Are CDs safe if the market crashes? Putting your money in a CD doesn't involve putting your money in the stock market. Instead, it's in a financial institution, like a bank or credit union. So, in the event of a market crash, your CD account will not be impacted or lose value.

What is the biggest negative of investing your money in a CD? ›

One major drawback of a CD is that account holders can't easily access their money if an unanticipated need arises. They typically have to pay a penalty for early withdrawals, which can eat up interest and can even result in the loss of principal.

What does Dave Ramsey think about CDs? ›

Ramsey has referred to certificates of deposit as "nothing more than glorified savings accounts with slightly higher interest rates." Ramsey warned that you shouldn't invest in CDs because average rates won't keep pace with inflation and because they aren't a good place to grow your money.

How much cash should you keep at home? ›

In addition to keeping funds in a bank account, you should also keep between $100 and $300 cash in your wallet and about $1,000 in a safe at home for unexpected expenses. Everything starts with your budget. If you don't budget correctly, you don't know how much you need to keep in your bank account.

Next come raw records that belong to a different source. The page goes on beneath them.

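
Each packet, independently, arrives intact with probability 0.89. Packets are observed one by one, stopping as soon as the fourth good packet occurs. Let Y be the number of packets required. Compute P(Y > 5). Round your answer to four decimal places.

Needing more than 5 packets ⇔ fewer than 4 successes in the first 5. With X ~ Binomial(5, 0.89), P(Y > 5) = P(X ≤ 3).
  k=0: C(5,0)·0.89^0·0.11^5 = 0.000016
  k=1: C(5,1)·0.89^1·0.11^4 = 0.000652
  k=2: C(5,2)·0.89^2·0.11^3 = 0.010543
  k=3: C(5,3)·0.89^3·0.11^2 = 0.085301
P(X ≤ 3) = 0.096512

0.0965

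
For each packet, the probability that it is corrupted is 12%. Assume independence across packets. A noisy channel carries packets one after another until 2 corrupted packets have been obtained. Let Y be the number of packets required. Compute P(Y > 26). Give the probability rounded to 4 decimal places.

0.1637

Needing more than 26 packets ⇔ fewer than 2 successes in the first 26. With X ~ Binomial(26, 0.12), P(Y > 26) = P(X ≤ 1).
  k=0: C(26,0)·0.12^0·0.88^26 = 0.036020
  k=1: C(26,1)·0.12^1·0.88^25 = 0.127709
P(X ≤ 1) = 0.163729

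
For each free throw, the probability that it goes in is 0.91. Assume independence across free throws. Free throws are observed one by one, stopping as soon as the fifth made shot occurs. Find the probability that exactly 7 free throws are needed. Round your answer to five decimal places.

0.07582

Y = trial on which the fifth success occurs; negative binomial, r=5, p=0.91.
P(Y=7) = C(6,4) · p^5 · (1−p)^2
= 15 · 0.62403 · 0.0081 = 0.0758199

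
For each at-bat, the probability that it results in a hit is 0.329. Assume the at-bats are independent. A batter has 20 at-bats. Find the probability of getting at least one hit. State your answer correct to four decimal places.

0.9997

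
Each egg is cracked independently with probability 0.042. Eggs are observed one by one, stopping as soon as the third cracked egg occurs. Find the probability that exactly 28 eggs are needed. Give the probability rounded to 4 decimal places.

0.0089

Y = trial on which the third success occurs; negative binomial, r=3, p=0.042.
P(Y=28) = C(27,2) · p^3 · (1−p)^25
= 351 · 7.4088e-05 · 0.34209 = 0.008896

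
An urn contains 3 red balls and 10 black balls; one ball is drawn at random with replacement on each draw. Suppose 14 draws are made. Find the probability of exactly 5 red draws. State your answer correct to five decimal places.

0.12356

X ~ Binomial(n=14, p=0.230769).
P(X=5) = C(14,5) · p^5 · (1−p)^9
= 2002 · 0.00065447 · 0.0943 = 0.1235559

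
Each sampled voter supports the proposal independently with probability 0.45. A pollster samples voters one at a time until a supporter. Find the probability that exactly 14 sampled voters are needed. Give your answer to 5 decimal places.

Geometric (trials to first success), p = 0.45.
P(Y = 14) = (1−p)^13 · p = 0.00042142 · 0.45 = 0.0001896

0.00019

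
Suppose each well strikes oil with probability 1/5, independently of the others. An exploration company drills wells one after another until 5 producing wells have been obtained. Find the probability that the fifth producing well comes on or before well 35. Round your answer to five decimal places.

Finishing within 35 wells ⇔ at least 5 successes in the first 35. With X ~ Binomial(35, 0.20), P(Y ≤ 35) = 1 − P(X ≤ 4).
  k=0: C(35,0)·0.20^0·0.80^35 = 0.0004056
  k=1: C(35,1)·0.20^1·0.80^34 = 0.0035494
  k=2: C(35,2)·0.20^2·0.80^33 = 0.0150850
  k=3: C(35,3)·0.20^3·0.80^32 = 0.0414839
  k=4: C(35,4)·0.20^4·0.80^31 = 0.0829677
1 − 0.1434917 = 0.8565083

0.85651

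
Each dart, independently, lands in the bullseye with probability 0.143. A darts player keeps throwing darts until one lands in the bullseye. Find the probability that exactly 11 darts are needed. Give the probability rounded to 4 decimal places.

0.0306

Geometric (trials to first success), p = 0.143.
P(Y = 11) = (1−p)^10 · p = 0.2137 · 0.143 = 0.030559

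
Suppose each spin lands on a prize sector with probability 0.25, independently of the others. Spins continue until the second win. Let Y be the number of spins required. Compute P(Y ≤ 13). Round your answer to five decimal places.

Finishing within 13 spins ⇔ at least 2 successes in the first 13. With X ~ Binomial(13, 0.25), P(Y ≤ 13) = 1 − P(X ≤ 1).
  k=0: C(13,0)·0.25^0·0.75^13 = 0.0237573
  k=1: C(13,1)·0.25^1·0.75^12 = 0.1029481
1 − 0.1267054 = 0.8732946

0.87329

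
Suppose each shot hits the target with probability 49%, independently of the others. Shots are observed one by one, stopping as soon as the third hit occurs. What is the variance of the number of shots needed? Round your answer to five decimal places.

6.37234

Y = total shots until the third success; negative binomial with r=3, p=0.49.
Var(Y) = r(1−p)/p² = 3·0.51 / 0.49² = 6.3723449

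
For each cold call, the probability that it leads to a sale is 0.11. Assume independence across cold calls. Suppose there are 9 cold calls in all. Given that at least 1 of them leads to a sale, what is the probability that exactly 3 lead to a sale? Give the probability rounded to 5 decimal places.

0.08553

X ~ Binomial(9, 0.11). Want P(X=3 | X≥1) = P(X=3) / P(X≥1).
P(X=3) = C(9,3)·0.11^3·0.89^6 = 0.0555645
P(X≥1) = 1 − 0.3503564 = 0.6496436
Ratio = 0.0555645 / 0.6496436 = 0.0855307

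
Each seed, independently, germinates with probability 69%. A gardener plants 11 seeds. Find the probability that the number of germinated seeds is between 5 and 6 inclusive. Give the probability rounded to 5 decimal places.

0.20687

X ~ Binomial(11, 0.69); P(5 ≤ X ≤ 6) = Σ C(11,k) p^k (1−p)^(11−k) over k:
  k=5: C(11,5)·0.69^5·0.31^6 = 0.0641295
  k=6: C(11,6)·0.69^6·0.31^5 = 0.1427398
Total = 0.2068692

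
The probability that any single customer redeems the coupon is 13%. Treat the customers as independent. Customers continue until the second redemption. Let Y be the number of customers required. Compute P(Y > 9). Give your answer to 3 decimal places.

0.670

Needing more than 9 customers ⇔ fewer than 2 successes in the first 9. With X ~ Binomial(9, 0.13), P(Y > 9) = P(X ≤ 1).
  k=0: C(9,0)·0.13^0·0.87^9 = 0.28554
  k=1: C(9,1)·0.13^1·0.87^8 = 0.38401
P(X ≤ 1) = 0.66955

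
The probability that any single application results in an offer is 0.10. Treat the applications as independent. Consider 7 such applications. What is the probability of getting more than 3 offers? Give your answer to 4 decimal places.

X ~ Binomial(7, 0.10); P(X ≥ 4) = Σ C(7,k) p^k (1−p)^(7−k) over k:
  k=4: C(7,4)·0.10^4·0.90^3 = 0.002551
  k=5: C(7,5)·0.10^5·0.90^2 = 0.000170
  k=6: C(7,6)·0.10^6·0.90^1 = 0.000006
  k=7: C(7,7)·0.10^7·0.90^0 = 0.000000
Total = 0.002728

0.0027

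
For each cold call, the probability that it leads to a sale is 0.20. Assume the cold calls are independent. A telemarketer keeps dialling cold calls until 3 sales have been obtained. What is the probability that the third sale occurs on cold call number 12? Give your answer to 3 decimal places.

0.059

Y = trial on which the third success occurs; negative binomial, r=3, p=0.20.
P(Y=12) = C(11,2) · p^3 · (1−p)^9
= 55 · 0.008 · 0.13422 = 0.05906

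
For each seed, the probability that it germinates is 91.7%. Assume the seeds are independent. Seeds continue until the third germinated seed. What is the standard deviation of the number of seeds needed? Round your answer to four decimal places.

0.5442

Y = total seeds until the third success; negative binomial with r=3, p=0.917.
SD(Y) = √[r(1−p)/p²] = √(0.296115) = 0.544165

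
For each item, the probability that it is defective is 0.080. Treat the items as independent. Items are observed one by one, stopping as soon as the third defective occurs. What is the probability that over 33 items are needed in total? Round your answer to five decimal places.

0.50180

Needing more than 33 items ⇔ fewer than 3 successes in the first 33. With X ~ Binomial(33, 0.08), P(Y > 33) = P(X ≤ 2).
  k=0: C(33,0)·0.08^0·0.92^33 = 0.0638261
  k=1: C(33,1)·0.08^1·0.92^32 = 0.1831532
  k=2: C(33,2)·0.08^2·0.92^31 = 0.2548218
P(X ≤ 2) = 0.5018010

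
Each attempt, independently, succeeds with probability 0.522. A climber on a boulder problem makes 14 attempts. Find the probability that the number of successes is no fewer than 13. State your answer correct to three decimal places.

X ~ Binomial(14, 0.522); P(X ≥ 13) = Σ C(14,k) p^k (1−p)^(14−k) over k:
  k=13: C(14,13)·0.522^13·0.478^1 = 0.00143
  k=14: C(14,14)·0.522^14·0.478^0 = 0.00011
Total = 0.00154

0.002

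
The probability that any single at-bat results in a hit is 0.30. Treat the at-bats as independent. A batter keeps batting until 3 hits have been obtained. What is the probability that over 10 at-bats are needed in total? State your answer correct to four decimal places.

0.3828

Needing more than 10 at-bats ⇔ fewer than 3 successes in the first 10. With X ~ Binomial(10, 0.30), P(Y > 10) = P(X ≤ 2).
  k=0: C(10,0)·0.30^0·0.70^10 = 0.028248
  k=1: C(10,1)·0.30^1·0.70^9 = 0.121061
  k=2: C(10,2)·0.30^2·0.70^8 = 0.233474
P(X ≤ 2) = 0.382783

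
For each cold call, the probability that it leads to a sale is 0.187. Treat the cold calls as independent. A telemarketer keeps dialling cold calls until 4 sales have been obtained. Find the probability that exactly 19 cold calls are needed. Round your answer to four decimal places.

0.0447

Y = trial on which the fourth success occurs; negative binomial, r=4, p=0.187.
P(Y=19) = C(18,3) · p^4 · (1−p)^15
= 816 · 0.0012228 · 0.044808 = 0.044711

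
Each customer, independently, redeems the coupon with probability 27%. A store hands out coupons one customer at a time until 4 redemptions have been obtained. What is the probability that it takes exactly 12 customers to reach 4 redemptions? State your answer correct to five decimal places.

Y = trial on which the fourth success occurs; negative binomial, r=4, p=0.27.
P(Y=12) = C(11,3) · p^4 · (1−p)^8
= 165 · 0.0053144 · 0.080646 = 0.0707167

0.07072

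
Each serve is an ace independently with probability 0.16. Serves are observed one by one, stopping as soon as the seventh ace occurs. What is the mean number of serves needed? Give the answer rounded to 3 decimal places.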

Is 100k too much in savings? ›

While $100,000 is a lot to have in your savings account, it could be the right move if you need that much for your emergency fund and upcoming savings goals. If you want to buy a house, then you may need that much or more saved for a down payment and other costs of homeownership.

How much does the average middle class person have in savings? ›

According to data from the Federal Reserve's 2022 Survey of Consumer Finances, the average American family has $62,410 in savings, across savings accounts, checking accounts, money market accounts, call deposit accounts, and prepaid cards.

Where is the best place to put cash right now? ›

CDs, high-yield savings accounts, and money market funds are the best places to keep your cash when it comes to interest rates. Treasury bills currently offer attractive yields at the lowest risk. Learn how they compare in terms of yield, liquidity, and guarantees.

Should I put my emergency fund in a savings account? ›

Though your primary goal for an emergency fund should be accessibility and not interest growth, you can earn an even better return on your money by opting for a savings account with a higher yield.

What is an emergency fund Dave Ramsey? ›

An emergency fund is cash you've set aside to cover unexpected expenses—and only unexpected expenses! It's a financial buffer between you and life.

How much does Suze Orman say you need to retire? ›

"If you don't have at least $5 million or $10 million, don't retire early," Suze asserted. Orman's assertion that individuals need "at least $5 million to retire early" stirred a mix of reactions, with some viewing it as excessively cautious while others validate her perspective.

What is the golden rule of money? ›

Golden Rule #1: Don't spend more than you earn

Basic money management starts with this rule. If you always spend less than you earn, your finances will always be in good shape. Understand the difference between needs and wants, live within your income, and don't take on any unnecessary debt. Simples.

What Warren Buffett says about money? ›

"Price is what you pay. Value is what you get." Buffett is widely celebrated as the greatest value investor of all time – and with good reason.

What is a comfortable amount of money to have saved? ›

You should keep enough money in checking to cover your monthly bills with some wiggle room – about a month of expenses. That's much lower than the three to six months' worth of expenses you should keep in your savings account for emergencies. Read: Best Checking Accounts.